Depuis le 27 Octobre dernier, on sait que Lou Reed n'écrira plus jamais de textes ni de musique.

C'est forcément dans l'ordre des choses mais suffisamment triste quand même pour se remémorer la qualité particulière de son travail d'artiste (et vouloir en parler autour de soi, ce qui me ramène ici).

Décrire sa musique serait trop aventureux : peu réductible aux mots, elle sera de toute façon très diversement appréciée selon les préférences de chacun.

Mais, ses textes, donc.

Il y utilise beaucoup l'ample matière que lui offre sa vie chaotique et particulière : il sombre, se relève, retombe et c'est un peu sans fin.

Il gardera toujours une tendresse toute spéciale pour ceux qui évoluent à la marge (son titre le plus connu, Walk on the Wild Side, est une sorte d'improbable carnaval où défilent des figures du milieu new-yorkais de la drogue et de la prostitution). Il restera toujours extrêmement fasciné par la cohorte des perdants magnifiques, dont il a le sentiment de faire partie, à sa manière.
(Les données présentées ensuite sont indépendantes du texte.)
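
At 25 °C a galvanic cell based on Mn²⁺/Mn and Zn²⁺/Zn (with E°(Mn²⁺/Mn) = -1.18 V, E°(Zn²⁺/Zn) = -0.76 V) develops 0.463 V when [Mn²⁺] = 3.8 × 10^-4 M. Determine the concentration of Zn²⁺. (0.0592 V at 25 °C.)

0.011 M

From the Nernst equation, log Q = n(E° − E)/0.0592 = 2(0.42 − 0.463)/0.0592 = -1.453, so Q = 0.0353.
With Q = [Mn²⁺]/[Zn²⁺] and the known concentrations, [Zn²⁺] in the denominator gives [Zn²⁺] = 0.011 M.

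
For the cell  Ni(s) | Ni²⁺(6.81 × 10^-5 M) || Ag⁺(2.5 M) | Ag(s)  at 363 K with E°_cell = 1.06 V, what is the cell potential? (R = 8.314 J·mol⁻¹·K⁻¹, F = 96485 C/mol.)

Balancing electrons gives n = 2; the reaction quotient is Q = [Ni²⁺]/[Ag⁺]^2 = 1.09 × 10^-5.
E = E° − (RT/nF) ln Q = 1.06 − (8.314×363)/(2×96485) × (-11.427) = 1.060 + 0.179 = 1.239 V.

1.24 V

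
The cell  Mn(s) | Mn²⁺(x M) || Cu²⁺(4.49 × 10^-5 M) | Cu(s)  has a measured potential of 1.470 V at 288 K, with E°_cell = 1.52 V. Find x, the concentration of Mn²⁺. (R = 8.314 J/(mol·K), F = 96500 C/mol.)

0.0025 M

From the Nernst equation, ln Q = nF(E° − E)/RT = 2×96500×(1.52 − 1.470)/(8.314×288) = 4.030, so Q = 56.3.
With Q = [Mn²⁺]/[Cu²⁺] and the known concentrations, [Mn²⁺] in the numerator gives [Mn²⁺] = 0.0025 M.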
Ce qu'il dit de la drogue ressemble à ce qu'il dit de l'amour et réciproquement(1). Dans les deux cas, une phase d'exaltation intense (I feel just like Jesus'Son dans le titre Heroin), suivie d'une brusque et douloureuse « descente » (She'll build you up to just put you down, dans Femme Fatale). Il n'occulte pas non plus ce qu'ils peuvent avoir d'occasionnellement sordide. (You can hit me all you want to/But I don't love you anymore, dans Caroline says II)
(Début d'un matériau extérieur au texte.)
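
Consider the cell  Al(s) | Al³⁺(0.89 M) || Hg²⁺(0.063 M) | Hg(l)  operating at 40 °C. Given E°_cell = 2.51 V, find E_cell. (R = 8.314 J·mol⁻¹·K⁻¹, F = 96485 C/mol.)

2.47 V

Balancing electrons gives n = 6; the reaction quotient is Q = [Al³⁺]^2/[Hg²⁺]^3 = 3170.
E = E° − (RT/nF) ln Q = 2.51 − (8.314×313)/(6×96485) × (8.061) = 2.510 − 0.036 = 2.474 V.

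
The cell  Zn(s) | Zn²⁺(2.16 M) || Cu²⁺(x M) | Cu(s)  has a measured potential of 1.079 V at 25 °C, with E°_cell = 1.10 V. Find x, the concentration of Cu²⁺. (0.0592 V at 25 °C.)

0.42 M

From the Nernst equation, log Q = n(E° − E)/0.0592 = 2(1.10 − 1.079)/0.0592 = 0.709, so Q = 5.12.
With Q = [Zn²⁺]/[Cu²⁺] and the known concentrations, [Cu²⁺] in the denominator gives [Cu²⁺] = 0.42 M.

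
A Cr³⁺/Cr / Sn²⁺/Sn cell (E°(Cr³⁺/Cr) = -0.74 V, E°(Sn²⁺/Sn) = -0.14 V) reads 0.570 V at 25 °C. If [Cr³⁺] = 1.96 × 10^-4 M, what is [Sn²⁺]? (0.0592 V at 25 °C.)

3.3 × 10^-4 M

From the Nernst equation, log Q = n(E° − E)/0.0592 = 6(0.60 − 0.570)/0.0592 = 3.041, so Q = 1100.
With Q = [Cr³⁺]^2/[Sn²⁺]^3 and the known concentrations, [Sn²⁺]^3 in the denominator gives [Sn²⁺] = 3.3 × 10^-4 M.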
Pourtant, sans être dupe de leur imperfection, il trouve en eux la possibilité d'échapper à une réalité qu'il trouve trop violente, parvenant ainsi, artificiellement certes, à un état d'indifférence (ou de transcendance) parfaite où les aléas et les injustices du monde ne sont plus qu'une écume sans importance (comme il le décrit par exemple dans la chanson Men of good fortune)

Men of good fortune, often cause empires to fall
While men of poor beginnings, often can't do anything at all
[… ]
And me, I just don't care at all

Le temps passant, il est pourtant rattrapé par le chagrin lié à la disparition de certains de ses proches amis. Il n'accepte pas l'idée de la perte, la sensation que tout continue comme avant alors qu'en fait tout devrait s'arrêter (c'est un thème récurrent dans ses albums les plus récents, comme par exemple dans le titre Halloween Parade).
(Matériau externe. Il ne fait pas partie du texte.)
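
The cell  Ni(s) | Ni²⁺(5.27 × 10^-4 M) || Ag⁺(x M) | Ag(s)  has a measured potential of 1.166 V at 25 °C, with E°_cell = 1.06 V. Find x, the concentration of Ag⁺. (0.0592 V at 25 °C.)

From the Nernst equation, log Q = n(E° − E)/0.0592 = 2(1.06 − 1.166)/0.0592 = -3.581, so Q = 2.62 × 10^-4.
With Q = [Ni²⁺]/[Ag⁺]^2 and the known concentrations, [Ag⁺]^2 in the denominator gives [Ag⁺] = 1.4 M.

1.4 M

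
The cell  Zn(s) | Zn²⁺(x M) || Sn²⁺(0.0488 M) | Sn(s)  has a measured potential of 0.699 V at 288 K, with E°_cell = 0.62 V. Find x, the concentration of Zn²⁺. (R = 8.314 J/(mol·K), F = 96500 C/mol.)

From the Nernst equation, ln Q = nF(E° − E)/RT = 2×96500×(0.62 − 0.699)/(8.314×288) = -6.368, so Q = 0.00172.
With Q = [Zn²⁺]/[Sn²⁺] and the known concentrations, [Zn²⁺] in the numerator gives [Zn²⁺] = 8.4 × 10^-5 M.

8.4 × 10^-5 M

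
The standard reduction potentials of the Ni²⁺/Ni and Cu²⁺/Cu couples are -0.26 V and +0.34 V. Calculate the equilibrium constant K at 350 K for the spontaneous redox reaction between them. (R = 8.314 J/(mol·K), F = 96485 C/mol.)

1.9 × 10^17

E°_cell = +0.34 − (-0.26) = 0.60 V, with n = 2 electrons transferred.
At equilibrium E = 0, so the Nernst equation gives ln K = nFE°/RT = (2)(96485)(0.60)/((8.314)(350)) = 39.79.
K = e^39.79 = 1.9 × 10^17.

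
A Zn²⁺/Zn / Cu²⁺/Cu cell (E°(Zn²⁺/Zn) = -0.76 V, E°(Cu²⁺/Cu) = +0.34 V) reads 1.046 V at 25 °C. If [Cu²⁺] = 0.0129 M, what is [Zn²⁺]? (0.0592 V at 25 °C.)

0.86 M

From the Nernst equation, log Q = n(E° − E)/0.0592 = 2(1.10 − 1.046)/0.0592 = 1.824, so Q = 66.7.
With Q = [Zn²⁺]/[Cu²⁺] and the known concentrations, [Zn²⁺] in the numerator gives [Zn²⁺] = 0.86 M.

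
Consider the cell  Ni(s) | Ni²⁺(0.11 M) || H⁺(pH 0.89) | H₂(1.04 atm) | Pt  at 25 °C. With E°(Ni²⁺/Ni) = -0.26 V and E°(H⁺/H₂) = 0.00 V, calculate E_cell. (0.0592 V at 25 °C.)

0.24 V

The hydrogen couple is the cathode, so E°_cell = 0.26 V; n = 2.
[H⁺] = 10^(−0.89) = 0.13 M, and Q = [Ni²⁺]·P(H₂) / [H⁺]^2 = 6.89.
E = E° − (0.0592/2) log Q = 0.26 − (0.0592/2)(0.838) = 0.235 V.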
Evidemment, la noirceur de son propos peut rebuter à certains égards mais ce serait quand même dommage de s'en tenir à cela : à la manière de John Fante, Charles Bukowski ou encore Hubert Selby Jr, ces grands écrivains qui utilisent leur histoire personnelle pour exprimer un certain envers du rêve américain, il a ce style simple, dépouillé et sans complaisance, qui refuse d'enjoliver la réalité pour plaire ou distraire. Il cherche plutôt à rester fidèle à sa propre vérité, même lorsqu'elle s'éloigne dramatiquement des sentiers rassurants de la normalité.

Et, même s'il se décrit dans la chanson éponyme comme An average guy, il est permis d'apprécier pleinement ce type précis de médiocrité, libre et talentueuse.


  1. (1) Par exemple, la chanson A Perfect day décrit-elle le sentiment de quelqu'un de très épris ou de très héroïnomane ? Il y a les tenants des deux thèses.